In October 2020, ACA submitted a comprehensive paper addressing key areas of reform, including:
- Support for increased transparency and clear consent, with concern for opt-in consent requirements for secondary uses of personal information.
- Recommendation that Ontario’s privacy law forego the inclusion of data erasure and portability due to additional privacy risks that would be introduced as a consequence.
- Support for proportionate penalties for non-compliance that avoids a one-size-fits-all approach and a strengthening of supports for small businesses, in particular.
- Support for the application of the law to both commercial businesses and not-for-profit organizations.
Support for improved clarity to the concept of de-identification.
- Support for improved clarity to the concept of de-identification.
- Support for enabling data sharing while protecting privacy, with the proviso that prescriptive rules for specific sharing models, such as data trusts, could risk stifling innovation.
Personal Information Protection Act (British Columbia)

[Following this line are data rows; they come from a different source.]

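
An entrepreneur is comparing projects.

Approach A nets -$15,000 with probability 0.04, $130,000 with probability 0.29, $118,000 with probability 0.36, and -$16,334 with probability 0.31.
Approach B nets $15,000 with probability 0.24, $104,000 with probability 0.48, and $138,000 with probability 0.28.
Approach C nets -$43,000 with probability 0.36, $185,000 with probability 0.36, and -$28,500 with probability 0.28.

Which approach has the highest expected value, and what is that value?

Approach A = 0.04 × (-15000) + 0.29 × 130000 + 0.36 × 118000 + 0.31 × (-16334) = -600 + 37700 + 42480 − 5063.54 = 74516.46
Approach B = 0.24 × 15000 + 0.48 × 104000 + 0.28 × 138000 = 3600 + 49920 + 38640 = 92160
Approach C = 0.36 × (-43000) + 0.36 × 185000 + 0.28 × (-28500) = -15480 + 66600 − 7980 = 43140

Approach B ($92,160)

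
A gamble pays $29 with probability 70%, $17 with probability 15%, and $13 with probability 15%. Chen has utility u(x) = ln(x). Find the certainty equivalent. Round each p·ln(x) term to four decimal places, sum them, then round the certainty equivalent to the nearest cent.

$23.73

E[u] = 0.7·ln(29) + 0.15·ln(17) + 0.15·ln(13) = 2.3571 + 0.4250 + 0.3847 = 3.1668
CE = e^3.1668 ≈ 23.73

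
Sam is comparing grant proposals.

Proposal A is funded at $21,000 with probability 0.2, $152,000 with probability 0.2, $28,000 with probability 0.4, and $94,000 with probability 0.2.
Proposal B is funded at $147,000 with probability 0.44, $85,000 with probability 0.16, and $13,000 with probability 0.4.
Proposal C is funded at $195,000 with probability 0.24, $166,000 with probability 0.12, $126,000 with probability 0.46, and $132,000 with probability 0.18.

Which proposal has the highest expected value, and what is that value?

Proposal C ($148,440)

Proposal A = 0.2 × 21000 + 0.2 × 152000 + 0.4 × 28000 + 0.2 × 94000 = 4200 + 30400 + 11200 + 18800 = 64600
Proposal B = 0.44 × 147000 + 0.16 × 85000 + 0.4 × 13000 = 64680 + 13600 + 5200 = 83480
Proposal C = 0.24 × 195000 + 0.12 × 166000 + 0.46 × 126000 + 0.18 × 132000 = 46800 + 19920 + 57960 + 23760 = 148440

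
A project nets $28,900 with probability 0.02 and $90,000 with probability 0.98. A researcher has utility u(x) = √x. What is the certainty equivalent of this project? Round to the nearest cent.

E[u] = 0.02·√28900 + 0.98·√90000 = 0.02·170 + 0.98·300 = 297.4
CE = (297.4)² = 88446.76

$88,446.76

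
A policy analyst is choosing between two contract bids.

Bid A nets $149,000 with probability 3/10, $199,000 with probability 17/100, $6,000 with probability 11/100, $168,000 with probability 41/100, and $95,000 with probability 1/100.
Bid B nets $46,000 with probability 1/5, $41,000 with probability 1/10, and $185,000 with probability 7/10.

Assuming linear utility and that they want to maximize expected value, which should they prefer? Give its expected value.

Bid A ($149,020)

Bid A = 3/10 × 149000 + 17/100 × 199000 + 11/100 × 6000 + 41/100 × 168000 + 1/100 × 95000 = 44700 + 33830 + 660 + 68880 + 950 = 149020
Bid B = 1/5 × 46000 + 1/10 × 41000 + 7/10 × 185000 = 9200 + 4100 + 129500 = 142800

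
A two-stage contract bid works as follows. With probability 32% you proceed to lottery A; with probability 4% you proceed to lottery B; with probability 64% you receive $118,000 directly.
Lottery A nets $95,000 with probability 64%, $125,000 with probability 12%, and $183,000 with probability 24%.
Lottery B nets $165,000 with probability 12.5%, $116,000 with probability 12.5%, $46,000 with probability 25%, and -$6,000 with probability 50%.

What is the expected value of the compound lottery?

EV(A) = 0.64 × 95000 + 0.12 × 125000 + 0.24 × 183000 = 60800 + 15000 + 43920 = 119720
EV(B) = 0.125 × 165000 + 0.125 × 116000 + 0.25 × 46000 + 0.5 × (-6000) = 20625 + 14500 + 11500 − 3000 = 43625
Branch C: 118000 (certain)
Overall = 0.32 × 119720 + 0.04 × 43625 + 0.64 × 118000 = 38310.4 + 1745 + 75520 = 115575.4

$115,575.40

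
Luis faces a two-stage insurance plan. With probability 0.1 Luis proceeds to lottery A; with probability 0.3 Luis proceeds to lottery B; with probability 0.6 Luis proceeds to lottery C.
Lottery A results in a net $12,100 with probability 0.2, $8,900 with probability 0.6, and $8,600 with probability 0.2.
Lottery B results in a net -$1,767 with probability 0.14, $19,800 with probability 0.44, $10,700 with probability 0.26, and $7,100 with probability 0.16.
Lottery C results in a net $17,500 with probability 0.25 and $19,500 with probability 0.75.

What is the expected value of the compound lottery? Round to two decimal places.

EV(A) = 0.2 × 12100 + 0.6 × 8900 + 0.2 × 8600 = 2420 + 5340 + 1720 = 9480
EV(B) = 0.14 × (-1767) + 0.44 × 19800 + 0.26 × 10700 + 0.16 × 7100 = -247.38 + 8712 + 2782 + 1136 = 12382.62
EV(C) = 0.25 × 17500 + 0.75 × 19500 = 4375 + 14625 = 19000
Overall = 0.1 × 9480 + 0.3 × 12382.62 + 0.6 × 19000 = 948 + 3714.786 + 11400 = 16062.786

$16,062.79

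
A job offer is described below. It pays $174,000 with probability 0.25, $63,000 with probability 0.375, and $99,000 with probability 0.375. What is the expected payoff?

$104,250

EV = 0.25 × 174000 + 0.375 × 63000 + 0.375 × 99000 = 43500 + 23625 + 37125 = 104250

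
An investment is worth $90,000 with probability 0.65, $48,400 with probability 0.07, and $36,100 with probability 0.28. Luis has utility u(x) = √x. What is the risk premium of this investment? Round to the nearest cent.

E[u] = 0.65·√90000 + 0.07·√48400 + 0.28·√36100 = 0.65·300 + 0.07·220 + 0.28·190 = 263.6
CE = (263.6)² = 69484.96
Risk premium = EV − CE = 71996 − 69484.96 = 2511.04

$2,511.04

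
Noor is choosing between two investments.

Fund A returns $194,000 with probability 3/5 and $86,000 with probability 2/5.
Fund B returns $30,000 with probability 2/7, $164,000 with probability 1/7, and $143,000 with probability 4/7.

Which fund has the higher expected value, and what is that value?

Fund A ($150,800)

Fund A = 3/5 × 194000 + 2/5 × 86000 = 116400 + 34400 = 150800
Fund B = 2/7 × 30000 + 1/7 × 164000 + 4/7 × 143000 = 8571.4286 + 23428.5714 + 81714.2857 = 113714.2857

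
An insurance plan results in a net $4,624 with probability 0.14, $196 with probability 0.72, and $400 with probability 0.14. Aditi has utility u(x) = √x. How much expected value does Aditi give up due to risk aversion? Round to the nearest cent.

E[u] = 0.14·√4624 + 0.72·√196 + 0.14·√400 = 0.14·68 + 0.72·14 + 0.14·20 = 22.4
CE = (22.4)² = 501.76
Risk premium = EV − CE = 844.48 − 501.76 = 342.72

$342.72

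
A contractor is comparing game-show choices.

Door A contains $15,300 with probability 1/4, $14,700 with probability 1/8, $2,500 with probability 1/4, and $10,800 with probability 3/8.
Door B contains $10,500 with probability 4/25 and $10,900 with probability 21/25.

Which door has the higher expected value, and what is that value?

Door B ($10,836)

Door A = 1/4 × 15300 + 1/8 × 14700 + 1/4 × 2500 + 3/8 × 10800 = 3825 + 1837.5 + 625 + 4050 = 10337.5
Door B = 4/25 × 10500 + 21/25 × 10900 = 1680 + 9156 = 10836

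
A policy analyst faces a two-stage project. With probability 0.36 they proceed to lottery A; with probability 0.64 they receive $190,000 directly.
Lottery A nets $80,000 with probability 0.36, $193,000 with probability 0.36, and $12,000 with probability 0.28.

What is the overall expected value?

$158,190.40

EV(A) = 0.36 × 80000 + 0.36 × 193000 + 0.28 × 12000 = 28800 + 69480 + 3360 = 101640
Branch B: 190000 (certain)
Overall = 0.36 × 101640 + 0.64 × 190000 = 36590.4 + 121600 = 158190.4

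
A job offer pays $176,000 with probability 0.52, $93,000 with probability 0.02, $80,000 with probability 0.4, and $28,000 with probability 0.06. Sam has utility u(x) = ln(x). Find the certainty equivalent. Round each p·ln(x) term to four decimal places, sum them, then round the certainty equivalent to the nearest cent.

E[u] = 0.52·ln(176000) + 0.02·ln(93000) + 0.4·ln(80000) + 0.06·ln(28000) = 6.2807 + 0.2288 + 4.5159 + 0.6144 = 11.6398
CE = e^11.6398 ≈ 113527.46

$113,527.46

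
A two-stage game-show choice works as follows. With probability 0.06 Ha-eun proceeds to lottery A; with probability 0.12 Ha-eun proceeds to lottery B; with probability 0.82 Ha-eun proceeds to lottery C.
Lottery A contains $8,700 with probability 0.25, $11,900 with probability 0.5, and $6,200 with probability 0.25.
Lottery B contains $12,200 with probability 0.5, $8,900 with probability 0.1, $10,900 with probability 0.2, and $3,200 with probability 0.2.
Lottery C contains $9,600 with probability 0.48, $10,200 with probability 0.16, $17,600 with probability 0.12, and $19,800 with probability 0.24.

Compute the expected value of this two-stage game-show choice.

EV(A) = 0.25 × 8700 + 0.5 × 11900 + 0.25 × 6200 = 2175 + 5950 + 1550 = 9675
EV(B) = 0.5 × 12200 + 0.1 × 8900 + 0.2 × 10900 + 0.2 × 3200 = 6100 + 890 + 2180 + 640 = 9810
EV(C) = 0.48 × 9600 + 0.16 × 10200 + 0.12 × 17600 + 0.24 × 19800 = 4608 + 1632 + 2112 + 4752 = 13104
Overall = 0.06 × 9675 + 0.12 × 9810 + 0.82 × 13104 = 580.5 + 1177.2 + 10745.28 = 12502.98

$12,502.98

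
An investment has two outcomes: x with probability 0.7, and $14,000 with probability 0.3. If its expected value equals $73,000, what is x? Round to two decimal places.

0.7·x + 0.3·14000 = 73000
0.7·x = 73000 − 4200 = 68800
x = 68800 / 0.7 = 98285.7143

x = $98,285.71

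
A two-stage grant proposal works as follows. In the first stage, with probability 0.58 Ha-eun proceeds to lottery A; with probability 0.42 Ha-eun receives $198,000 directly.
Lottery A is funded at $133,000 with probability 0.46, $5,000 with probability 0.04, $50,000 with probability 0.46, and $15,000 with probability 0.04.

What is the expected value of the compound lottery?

EV(A) = 0.46 × 133000 + 0.04 × 5000 + 0.46 × 50000 + 0.04 × 15000 = 61180 + 200 + 23000 + 600 = 84980
Branch B: 198000 (certain)
Overall = 0.58 × 84980 + 0.42 × 198000 = 49288.4 + 83160 = 132448.4

$132,448.40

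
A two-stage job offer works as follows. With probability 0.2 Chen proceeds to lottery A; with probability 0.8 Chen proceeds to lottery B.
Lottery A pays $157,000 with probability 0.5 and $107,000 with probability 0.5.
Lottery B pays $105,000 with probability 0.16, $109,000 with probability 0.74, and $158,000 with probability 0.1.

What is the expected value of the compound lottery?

EV(A) = 0.5 × 157000 + 0.5 × 107000 = 78500 + 53500 = 132000
EV(B) = 0.16 × 105000 + 0.74 × 109000 + 0.1 × 158000 = 16800 + 80660 + 15800 = 113260
Overall = 0.2 × 132000 + 0.8 × 113260 = 26400 + 90608 = 117008

$117,008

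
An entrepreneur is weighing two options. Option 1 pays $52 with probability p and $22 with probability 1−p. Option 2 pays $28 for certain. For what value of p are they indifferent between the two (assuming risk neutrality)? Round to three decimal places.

p·52 + (1−p)·22 = 28
30p + 22 = 28
p = (28 − 22) / 30

p = 0.200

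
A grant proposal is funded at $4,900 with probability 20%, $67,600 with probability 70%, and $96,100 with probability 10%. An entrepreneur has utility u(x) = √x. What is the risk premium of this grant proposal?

$6,381

E[u] = 0.2·√4900 + 0.7·√67600 + 0.1·√96100 = 0.2·70 + 0.7·260 + 0.1·310 = 227
CE = (227)² = 51529
Risk premium = EV − CE = 57910 − 51529 = 6381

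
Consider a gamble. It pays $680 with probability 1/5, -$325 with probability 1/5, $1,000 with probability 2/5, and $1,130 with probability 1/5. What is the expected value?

EV = 1/5 × 680 + 1/5 × (-325) + 2/5 × 1000 + 1/5 × 1130 = 136 − 65 + 400 + 226 = 697

$697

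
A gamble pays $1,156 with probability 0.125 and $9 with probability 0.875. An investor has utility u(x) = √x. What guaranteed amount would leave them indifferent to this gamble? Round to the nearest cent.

E[u] = 0.125·√1156 + 0.875·√9 = 0.125·34 + 0.875·3 = 6.875
CE = (6.875)² = 47.265625

$47.27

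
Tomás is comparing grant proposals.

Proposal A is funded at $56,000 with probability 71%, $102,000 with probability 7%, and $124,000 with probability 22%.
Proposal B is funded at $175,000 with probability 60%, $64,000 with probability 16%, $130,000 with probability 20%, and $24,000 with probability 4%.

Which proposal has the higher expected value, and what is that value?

Proposal A = 0.71 × 56000 + 0.07 × 102000 + 0.22 × 124000 = 39760 + 7140 + 27280 = 74180
Proposal B = 0.6 × 175000 + 0.16 × 64000 + 0.2 × 130000 + 0.04 × 24000 = 105000 + 10240 + 26000 + 960 = 142200

Proposal B ($142,200)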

The B.C. Government formed a special committee in June 2020 to review its Personal Information Protection Act (PIPA). In a Briefing Note, the Office of the Information and Privacy Commissioner for British Columbia (OIPC) confirmed that it would like to see PIPA more closely aligned with other Canadian and international privacy legislation, including the General Data Protection Regulation (GDPR) in the European Union.
ACA is keeping a close eye on developments regarding PIPA and will intervene if necessary.